My session was set for Saturday evening. The last night of the conference, right after the formal banquet (I wore a dress. And high heels. I looked hot. I digress). The conference may have been about tarot, but I had long sensed this shift in the metaphysical tide. I started learning and then creating Lenormand oracles because my clients had questions that I wasn’t able to satisfactorily answer with a tarot deck. Of course the tarot is like a religion to me (or at least as close as I’ll probably ever poke one with a long stick…) But when I read for people and they have questions about love, money, sex, work, their kids, their pets, their parents, many of them don’t want spiritual counseling. They have no interest in enlightenment. They just want hard answers and the Lenormand is perfect for that.
I had told the class that when I stated with the Lenormand deck, I was just getting comfortable with the term “psychic”. Because I don’t read your thoughts. I have no idea (or interest in knowing) what your deepest darkest desires are (I mean, I have this idea and I’ll probably figure it out anyway throughout the course of a reading… but seriously, if that shit just ran like a feed loop in my brain I’d have to cut my head off. Really.). I’m not a medium in the sense that I channel spirits. I’m actually pretty dubious of spirits (other than Greygoose and only with a dash of tonic, thanks). And to be honest sometimes I’m even sketchy on “the future” (as in, whether or not it actually even exists). There I said it. But for all practical purposes, I’ve come to accept that psychic is as psychic does and I do the psychic thing, ya know?
At the same time, I used to hate hate HATE the phrase “fortune telling”. I even had it on my website. “I am not a fortune teller.” What do fortune tellers do? They make hard predictions about the future. Like specific things. But again, I found myself at times, despite myself, making hard predictions about the future. And still I was resisting this delicious facet of my self because of the fear of being WRONG.
I’ve since come to the realization that the future, in terms of right and wrong, exists on a plane of consciousness that is both simultaneous, experience-able, and mutable. That is, the right fortune and the wrong fortune happen whether I predict it or not (and I typically do) – because YOU CHOOSE your fortune. You experience the fortune I predict or fail to predict because YOU CHOOSE your fortune. And you have the ability to change your fortune with or without me because this is YOUR CHOICE to do so.
You come to me, the fortune teller, for answers to questions that plague you. What I do, what my capacity is as a fortune teller, is to give answers. Those answers comfort you or disturb you into action or path.
I am a fortune teller. Want to know your future?
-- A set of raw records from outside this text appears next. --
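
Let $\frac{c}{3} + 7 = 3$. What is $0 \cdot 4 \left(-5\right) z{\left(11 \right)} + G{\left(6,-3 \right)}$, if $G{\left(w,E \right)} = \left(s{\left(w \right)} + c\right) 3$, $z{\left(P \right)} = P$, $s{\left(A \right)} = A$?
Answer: $-18$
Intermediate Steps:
$c = -12$ ($c = -21 + 3 \cdot 3 = -21 + 9 = -12$)
$G{\left(w,E \right)} = -36 + 3 w$ ($G{\left(w,E \right)} = \left(w - 12\right) 3 = \left(-12 + w\right) 3 = -36 + 3 w$)
$0 \cdot 4 \left(-5\right) z{\left(11 \right)} + G{\left(6,-3 \right)} = 0 \cdot 4 \left(-5\right) 11 + \left(-36 + 3 \cdot 6\right) = 0 \left(-5\right) 11 + \left(-36 + 18\right) = 0 \cdot 11 - 18 = 0 - 18 = -18$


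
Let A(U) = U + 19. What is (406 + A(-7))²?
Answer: 174724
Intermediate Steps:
A(U) = 19 + U
(406 + A(-7))² = (406 + (19 - 7))² = (406 + 12)² = 418² = 174724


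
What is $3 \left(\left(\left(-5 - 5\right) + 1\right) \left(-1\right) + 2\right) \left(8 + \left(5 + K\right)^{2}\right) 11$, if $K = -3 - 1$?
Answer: $3267$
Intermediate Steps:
$K = -4$
$3 \left(\left(\left(-5 - 5\right) + 1\right) \left(-1\right) + 2\right) \left(8 + \left(5 + K\right)^{2}\right) 11 = 3 \left(\left(\left(-5 - 5\right) + 1\right) \left(-1\right) + 2\right) \left(8 + \left(5 - 4\right)^{2}\right) 11 = 3 \left(\left(\left(-5 - 5\right) + 1\right) \left(-1\right) + 2\right) \left(8 + 1^{2}\right) 11 = 3 \left(\left(-10 + 1\right) \left(-1\right) + 2\right) \left(8 + 1\right) 11 = 3 \left(\left(-9\right) \left(-1\right) + 2\right) 9 \cdot 11 = 3 \left(9 + 2\right) 9 \cdot 11 = 3 \cdot 11 \cdot 9 \cdot 11 = 3 \cdot 99 \cdot 11 = 297 \cdot 11 = 3267$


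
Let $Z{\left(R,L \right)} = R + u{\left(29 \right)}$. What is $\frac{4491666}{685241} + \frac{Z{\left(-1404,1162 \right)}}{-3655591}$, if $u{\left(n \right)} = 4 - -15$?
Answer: $\frac{16420642863391}{2504960832431} \approx 6.5553$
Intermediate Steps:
$u{\left(n \right)} = 19$ ($u{\left(n \right)} = 4 + 15 = 19$)
$Z{\left(R,L \right)} = 19 + R$ ($Z{\left(R,L \right)} = R + 19 = 19 + R$)
$\frac{4491666}{685241} + \frac{Z{\left(-1404,1162 \right)}}{-3655591} = \frac{4491666}{685241} + \frac{19 - 1404}{-3655591} = 4491666 \cdot \frac{1}{685241} - - \frac{1385}{3655591} = \frac{4491666}{685241} + \frac{1385}{3655591} = \frac{16420642863391}{2504960832431}$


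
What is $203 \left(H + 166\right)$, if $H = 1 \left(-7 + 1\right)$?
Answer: $32480$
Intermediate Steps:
$H = -6$ ($H = 1 \left(-6\right) = -6$)
$203 \left(H + 166\right) = 203 \left(-6 + 166\right) = 203 \cdot 160 = 32480$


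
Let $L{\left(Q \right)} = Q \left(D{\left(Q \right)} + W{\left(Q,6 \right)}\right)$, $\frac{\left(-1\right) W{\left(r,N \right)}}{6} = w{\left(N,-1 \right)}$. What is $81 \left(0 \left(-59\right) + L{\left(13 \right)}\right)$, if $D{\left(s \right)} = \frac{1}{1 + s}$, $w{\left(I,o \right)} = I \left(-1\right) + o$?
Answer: $\frac{620217}{14} \approx 44301.0$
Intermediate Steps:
$w{\left(I,o \right)} = o - I$ ($w{\left(I,o \right)} = - I + o = o - I$)
$W{\left(r,N \right)} = 6 + 6 N$ ($W{\left(r,N \right)} = - 6 \left(-1 - N\right) = 6 + 6 N$)
$L{\left(Q \right)} = Q \left(42 + \frac{1}{1 + Q}\right)$ ($L{\left(Q \right)} = Q \left(\frac{1}{1 + Q} + \left(6 + 6 \cdot 6\right)\right) = Q \left(\frac{1}{1 + Q} + \left(6 + 36\right)\right) = Q \left(\frac{1}{1 + Q} + 42\right) = Q \left(42 + \frac{1}{1 + Q}\right)$)
$81 \left(0 \left(-59\right) + L{\left(13 \right)}\right) = 81 \left(0 \left(-59\right) + \frac{13 \left(43 + 42 \cdot 13\right)}{1 + 13}\right) = 81 \left(0 + \frac{13 \left(43 + 546\right)}{14}\right) = 81 \left(0 + 13 \cdot \frac{1}{14} \cdot 589\right) = 81 \left(0 + \frac{7657}{14}\right) = 81 \cdot \frac{7657}{14} = \frac{620217}{14}$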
It’s YOUR CHOICE.
That is so powerful.
My experience, in New York City, in the midnight hours outside the Laguardia Hotel Marriot, having a fantastic conversation about ROLLER DERBY with an enchanting lady from the Czech Republic, was that a man who specializes in public relations happened to overhear us talking. He and his partner approached us, interest piqued about the roller derby thing (have I mentioned it’s awesome?) and we proceeded to chat for an hour and a half about life, the universe, everything and public relations. Our realization was that we’re in the same business.
And then he read my cards. Literally. I handed him some postcards I had printed up of the new deck I’m working on, the Wicked Sibyl, and he looked at the cards, looked at me and told me my fortune.
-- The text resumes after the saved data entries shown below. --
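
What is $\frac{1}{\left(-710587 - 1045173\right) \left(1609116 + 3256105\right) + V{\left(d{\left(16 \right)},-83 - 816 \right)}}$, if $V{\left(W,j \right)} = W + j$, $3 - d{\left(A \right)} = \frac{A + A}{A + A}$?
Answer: $- \frac{1}{8542160423857} \approx -1.1707 \cdot 10^{-13}$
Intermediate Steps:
$d{\left(A \right)} = 2$ ($d{\left(A \right)} = 3 - \frac{A + A}{A + A} = 3 - \frac{2 A}{2 A} = 3 - 2 A \frac{1}{2 A} = 3 - 1 = 2$)
$\frac{1}{\left(-710587 - 1045173\right) \left(1609116 + 3256105\right) + V{\left(d{\left(16 \right)},-83 - 816 \right)}} = \frac{1}{\left(-710587 - 1045173\right) \left(1609116 + 3256105\right) + \left(2 - 899\right)} = \frac{1}{\left(-1755760\right) 4865221 + \left(2 - 899\right)} = \frac{1}{-8542160422960 + \left(2 - 899\right)} = \frac{1}{-8542160422960 - 897} = \frac{1}{-8542160423857} = - \frac{1}{8542160423857}$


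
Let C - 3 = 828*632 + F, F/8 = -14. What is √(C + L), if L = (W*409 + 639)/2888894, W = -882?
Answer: √4366365175322172626/2888894 ≈ 723.32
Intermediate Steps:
F = -112 (F = 8*(-14) = -112)
C = 523187 (C = 3 + (828*632 - 112) = 3 + (523296 - 112) = 3 + 523184 = 523187)
L = -360099/2888894 (L = (-882*409 + 639)/2888894 = (-360738 + 639)*(1/2888894) = -360099*1/2888894 = -360099/2888894 ≈ -0.12465)
√(C + L) = √(523187 - 360099/2888894) = √(1511431425079/2888894) = √4366365175322172626/2888894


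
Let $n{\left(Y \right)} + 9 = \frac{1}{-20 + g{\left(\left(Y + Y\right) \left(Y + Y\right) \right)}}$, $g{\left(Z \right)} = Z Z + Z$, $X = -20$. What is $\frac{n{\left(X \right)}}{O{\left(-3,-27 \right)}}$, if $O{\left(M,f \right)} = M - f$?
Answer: $- \frac{23054219}{61477920} \approx -0.375$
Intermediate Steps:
$g{\left(Z \right)} = Z + Z^{2}$ ($g{\left(Z \right)} = Z^{2} + Z = Z + Z^{2}$)
$n{\left(Y \right)} = -9 + \frac{1}{-20 + 4 Y^{2} \left(1 + 4 Y^{2}\right)}$ ($n{\left(Y \right)} = -9 + \frac{1}{-20 + \left(Y + Y\right) \left(Y + Y\right) \left(1 + \left(Y + Y\right) \left(Y + Y\right)\right)} = -9 + \frac{1}{-20 + 2 Y 2 Y \left(1 + 2 Y 2 Y\right)} = -9 + \frac{1}{-20 + 4 Y^{2} \left(1 + 4 Y^{2}\right)}$)
$\frac{n{\left(X \right)}}{O{\left(-3,-27 \right)}} = \frac{\frac{1}{4} \frac{1}{-5 + \left(-20\right)^{2} + 4 \left(-20\right)^{4}} \left(181 - 144 \left(-20\right)^{4} - 36 \left(-20\right)^{2}\right)}{-3 - -27} = \frac{\frac{1}{4} \frac{1}{-5 + 400 + 4 \cdot 160000} \left(181 - 23040000 - 14400\right)}{-3 + 27} = \frac{\frac{1}{4} \frac{1}{-5 + 400 + 640000} \left(181 - 23040000 - 14400\right)}{24} = \frac{1}{4} \cdot \frac{1}{640395} \left(-23054219\right) \frac{1}{24} = \left(- \frac{23054219}{2561580}\right) \frac{1}{24} = - \frac{23054219}{61477920}$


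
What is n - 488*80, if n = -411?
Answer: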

And I have to share that with you, because it’s been a theme that’s popped up for me since last year, and because what he told me completely scared the shit out of me (and he was literally some random guy on the street). And I know that when I get frightened, that’s when it’s getting real for me. That’s when I stop playing and make actual propelling decisions. I get my cards read frequently and had been the victim (willing) of so many card readings over the course of the weekend – but none had shook me like his words did – and when I realized that the soul-shaking bits of his talk were in the possibilities that he was able to unfold for me in the universe, it was revealing. I realized I was standing in front of the Magician. Le Bateleur. Il Bagatto. The Magus. He was mesmerizing. Only in New York City. Only in the deepest hours of the evening. And only outside some shitty hotel next to the airport, right?
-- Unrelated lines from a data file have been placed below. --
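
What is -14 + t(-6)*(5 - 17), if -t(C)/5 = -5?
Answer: -314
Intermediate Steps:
t(C) = 25 (t(C) = -5*(-5) = 25)
-14 + t(-6)*(5 - 17) = -14 + 25*(5 - 17) = -14 + 25*(-12) = -14 - 300 = -314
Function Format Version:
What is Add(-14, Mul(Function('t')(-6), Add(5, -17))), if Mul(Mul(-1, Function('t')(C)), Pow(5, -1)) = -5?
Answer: -314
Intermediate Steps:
Function('t')(C) = 25 (Function('t')(C) = Mul(-5, -5) = 25)
Add(-14, Mul(Function('t')(-6), Add(5, -17))) = Add(-14, Mul(25, Add(5, -17))) = Add(-14, Mul(25, -12)) = Add(-14, -300) = -314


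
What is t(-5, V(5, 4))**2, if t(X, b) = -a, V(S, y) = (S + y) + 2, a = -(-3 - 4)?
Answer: 49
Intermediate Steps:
a = 7 (a = -1*(-7) = 7)
V(S, y) = 2 + S + y
t(X, b) = -7 (t(X, b) = -1*7 = -7)
t(-5, V(5, 4))**2 = (-7)**2 = 49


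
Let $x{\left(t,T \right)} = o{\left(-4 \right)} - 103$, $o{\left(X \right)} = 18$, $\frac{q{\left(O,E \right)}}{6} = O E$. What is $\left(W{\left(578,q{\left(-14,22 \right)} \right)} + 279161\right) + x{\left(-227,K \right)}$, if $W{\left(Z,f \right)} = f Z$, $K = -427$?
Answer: $-789068$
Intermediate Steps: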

Do you want to know what he told me? I’ll give you a little nugget.
He told me I was powerful. And he told me that it was my choice to utilize it, or live in fear. And I know I’ve heard this before, the “you are such a strong woman” stuff that people blah blah blah. And Kate Courageous, in the capacity as my life coach last year (another Magician!) was practically spoon-feeding me “YOUR CHOICE” and I didn’t catch on. Why does it take some kind of random chance encounter to shift my focus? I suppose I’m a bit of a Pareidoliac, though everyone in my profession is. In the course of one conversation, my life shifted from “I am trying to make this work” to “I work it.”
That subtle reframing was the choice I had been pushing up against. And now I’ve been adequately disturbed into action.
The moral of my story – Your fortune is your choice. Stand in that power and move with it. Don’t let fear of being wrong dictate who you really are.